Guérir - guérison active et guérison passive

Adeline est soulagée : « Mon fils est guéri de la blessure qu’il s’était faite au genou. C’est incroyable comme il a cicatrisé vite ! » -« Ah, dit Louis, je dois beaucoup à mon médecin de famille qui m’a guéri d’une vilaine bronchite qui traînait depuis des mois… »

En français, la différence entre guérison active et passive n’existe pas et c’est le même mot qui recouvre les deux nuances : ont dit indifféremment « je suis guéri par le médecin », et « ma maladie est guérie ».
En anglais, on dispose de deux mots pour dire guérir : to cure et to heal. Même si chacun de ces deux mots peut être utilisé au sens actif ou passif, on préfèrera to cure pour exprimer qu’on agit pour que la maladie guérisse, tandis que to heal apporte une nuance plus passive, désignant le fait qu’une blessure ou une maladie est en processus de guérison.

Cette différence entre les deux langues me paraît intéressante, car elle dit quelque chose sur l’approche actuelle de la guérison : en effet, l’anglais est aujourd'hui le véhicule de notre culture basée sur l’efficacité et la performance, soumises à des contraintes économiques. L’approche officielle de la notion de guérison adopte donc les catégories plus nettes de la langue anglaise plutôt que les nuances de la langue française où le sens actif et le sens passif s’interpénètrent davantage pour laisser plus de place à l’interprétation individuelle.

- Guérir pourquoi ?
On peut penser a priori que la guérison d’une blessure ou d’une maladie est un processus purement physiologique qui n’est pas ou peu influencé par la volonté de la personne.
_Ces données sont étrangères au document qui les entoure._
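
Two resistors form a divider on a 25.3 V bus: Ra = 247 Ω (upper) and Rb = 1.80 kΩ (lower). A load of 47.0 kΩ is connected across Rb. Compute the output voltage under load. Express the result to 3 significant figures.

V_out ≈ 22.1 V

The load sits in parallel with Rb: Rb‖R_L = (1800 × 47000) / (1800 + 47000) = 1734 Ω.
V_out = 25.3 × 1734 / (247 + 1734) = 25.3 × 1734/1981 = 22.1 V.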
Pourtant, l’expérience montre que les choses ne sont pas si simples et que le moral de la personne influence fortement le processus de sa guérison. La volonté de guérir représente une force d’auto guérison qui vient s’ajouter aux autres moyens employés dans le traitement.
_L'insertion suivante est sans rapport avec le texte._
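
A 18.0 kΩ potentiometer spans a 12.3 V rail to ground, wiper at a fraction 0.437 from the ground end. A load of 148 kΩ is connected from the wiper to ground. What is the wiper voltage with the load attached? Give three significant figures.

The wiper splits the pot into (1−α)R = 10.13 kΩ above and αR = 7.866 kΩ below.
Lower section ‖ load = 7.469 kΩ.
V_wiper = 12.3 × 7.469/(10.13 + 7.469) = 5.22 V.

V ≈ 5.22 V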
Mais tout le monde ne veut pas forcément guérir. Il peut arriver chez certaines personnes que la maladie soit un moindre mal, une façon de se protéger d’autre chose. Et dans ce cas-là, pourquoi la personne aurait-elle envie de guérir, si cela l’oblige à enlever cette protection ?

- Guérir de quoi ?
Sculpture "Sortir des griffes de la maladie"
(Irlande - Photo R. Cherel)
Voilà bien la question : nos blessures et nos maladies ne sont pas que des blessures du corps. Il est des blessures intérieures plus douloureuses encore que celles ressenties dans notre chair. Dans mon expérience de coach, il m’arrive de rencontrer des personnes dont les blessures intérieures influencent tous les aspects de leur vie, que ce soit dans le domaine privé ou professionnel. Par rapport à ces blessures-là, on peut parler de possibilité de guérison intérieure. Comme les guérisons du corps, les guérisons intérieures peuvent revêtir une multitude de formes ; dans certains cas, ce peut être un processus lent et progressif ; mais dans d’autres, c’est un phénomène quasi instantané, une sorte de retournement intérieur.

« Pour guérir, il faut rêver que l’on peut guérir. » Edouard Zarifian, psychiatre.

Renaud CHEREL


Voir aussi dans ce blog :
    Dedans, dehors
    Question de référence
    Guérir de l'abandon

Liens externes : 
    Entretien avec Edouard Zarifian
    Entretien avec le Dr Olivier Soulié

Bibliographie :
Dr Olivier Soulier : Histoires de vies, Messages du Corps, éd. Sens et Symboles, Nantes, 2007.
Médecin homéopathe et acupuncteur, le Dr Soulier livre ici une synthèse de ses découvertes après avoir écouté de très nombreuses histoires de vies racontées par ses patients. Il résume dans cet ouvrage les résultats de sa lecture symbolique des pathologies, qui permettent au lecteur de mieux se comprendre et mieux décrypter ses troubles et ses douleurs. Comme il le dit lui-même dans son introduction : "Les codes des maladies et les codes de nos comportements sont des propositions de sens pour permettre à chacun d'avoir une aide dans la compréhension de sa vie et de ses maux." 

1 commentaire:

Annie a dit…

Comme les trains, une maladie anodine peut en cacher une autre bien plus grave. En guérissant la 1ère, on peut dévoiler la seconde, mortelle parfois. Il ne suffit pas d'en rêver, il faut réellement vouloir guérir, consciemment et inconsciemment.